KAST-BAR bridges EEG signals and medical language across 21 datasets
Researchers propose a brain autoregressive model that bridges low-level EEG signals and high-level medical semantics through dynamic topology modeling and expert-anchored text profiles.
KAST-BAR is a foundation model that aligns EEG signal topology with expert-level medical language. The model addresses two persistent gaps in neural decoding: the difficulty of modeling brain signals' non-Euclidean spatial structure over time, and the semantic distance between raw physiological data and the clinical text practitioners use to describe it. Pre-trained on 21 EEG datasets, KAST-BAR uses a Dual-Stream Hierarchical Attention encoder to capture local temporal dynamics alongside global spatial context, then synthesizes instance-level textual profiles through a Knowledge-Anchored Semantic Profiler that grounds descriptions in medical knowledge. A Semantic Text-Aware Refiner reconstructs EEG representations using Latent Expert Queries, dynamically updating signal embeddings to match the semantic space of clinical language.

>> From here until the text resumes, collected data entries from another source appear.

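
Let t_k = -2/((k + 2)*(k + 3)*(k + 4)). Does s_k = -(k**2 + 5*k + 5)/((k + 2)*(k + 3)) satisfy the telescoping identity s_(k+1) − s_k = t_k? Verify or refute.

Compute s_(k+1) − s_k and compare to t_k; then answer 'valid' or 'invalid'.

valid (s_(k+1) − s_k reduces to t_k)

s_(k+1) = (-5*k - (k + 1)**2 - 10)/((k + 3)*(k + 4))
s_(k+1) − s_k = -2/(k**3 + 9*k**2 + 26*k + 24)
(s_(k+1) − s_k) − t_k = 0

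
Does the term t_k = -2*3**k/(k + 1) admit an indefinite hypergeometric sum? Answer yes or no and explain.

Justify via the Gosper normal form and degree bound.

The ratio is 3*(k + 1)/(k + 2).
Normal form (A,B,C) = (3*k + 3, k + 2, 1).
Set up (3*k + 3)·f(k+1) − (k + 1)·f(k) − (1) = 0.
deg f ≤ -1 (via 1,1,0).
Negative degree bound (-1): no f exists, t_k not Gosper-summable.

No — negative degree bound, so no certificate f.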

The architecture's three-stage pipeline—topology encoding, knowledge-anchored profiling, and text-aware refinement—lets the model generalize across tasks without task-specific tuning. In evaluations, KAST-BAR outperformed existing EEG foundation models on six downstream benchmarks, including emotion recognition, motor imagery classification, and seizure detection. Code and model weights are available at github.com/KAST-BAR/KAST-BAR.